Located in the heart of Ecuadorian Andes, the altitude varies from 3100 to 4450 above the sea level, which is higher than Quito, Ecuador’s capital. The best way to get to El Cajas is to arrive to Cuenca and take public transport from there. If you’re not willing to pitch a tent in the mountains, Cuenca is the best choice to stay at as it’s the closest, with only some 30 km away, and the most comfortable place due to a wide range of hotels.
El Cajas offers a large variety of activities, such as hiking, rock climbing, trout fishing, mountain biking, camping, and bird watching. The national park is a home to lots of endangered bird species, such as South American condor (with only 80 left in all Ecuador) and the world’s largest hummingbird. You can also spot different types of felines, rabbits, water mice, porcupines, weasels, skunks, opossums, and even pumas.

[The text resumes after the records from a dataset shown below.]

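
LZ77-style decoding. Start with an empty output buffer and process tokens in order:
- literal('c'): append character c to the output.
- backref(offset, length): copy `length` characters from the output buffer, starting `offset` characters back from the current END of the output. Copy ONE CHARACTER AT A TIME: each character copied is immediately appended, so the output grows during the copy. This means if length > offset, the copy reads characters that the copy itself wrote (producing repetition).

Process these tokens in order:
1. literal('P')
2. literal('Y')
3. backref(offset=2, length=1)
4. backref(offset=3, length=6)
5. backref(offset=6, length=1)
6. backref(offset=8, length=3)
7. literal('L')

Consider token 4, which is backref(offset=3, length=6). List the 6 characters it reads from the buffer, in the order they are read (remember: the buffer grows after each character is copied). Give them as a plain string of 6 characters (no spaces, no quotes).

Token 1: literal('P'). Output: "P"
Token 2: literal('Y'). Output: "PY"
Token 3: backref(off=2, len=1). Copied 'P' from pos 0. Output: "PYP"
Token 4: backref(off=3, len=6). Buffer before: "PYP" (len 3)
  byte 1: read out[0]='P', append. Buffer now: "PYPP"
  byte 2: read out[1]='Y', append. Buffer now: "PYPPY"
  byte 3: read out[2]='P', append. Buffer now: "PYPPYP"
  byte 4: read out[3]='P', append. Buffer now: "PYPPYPP"
  byte 5: read out[4]='Y', append. Buffer now: "PYPPYPPY"
  byte 6: read out[5]='P', append. Buffer now: "PYPPYPPYP"

Answer: PYPPYP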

Nature-lovers will be immensely impressed with the stunning views of lakes and lagoons in total numbering 270. Grave and tranquil, they are all of glacial origin and set an enchanting contrast to surrounding brown and gold grasslands with sprinkles of white, yellow and pink. If you get above 3000 meters, you can find yourself in unique Polylepsis forest, also known as “paper trees”, which is the highest naturally occurring woodland in the world and the most ancient forest in Ecuador, estimated to be several thousand years old.
In addition to spectacular wildlife, El Cajas is an interesting place to visit for educational purposes: the national park contains the remains of a major Inca highway, which used to run across the area, and preserves ancient indigenous villages, like Guavidula, that have been turned into museums.
Perfect combination of relaxation and activity.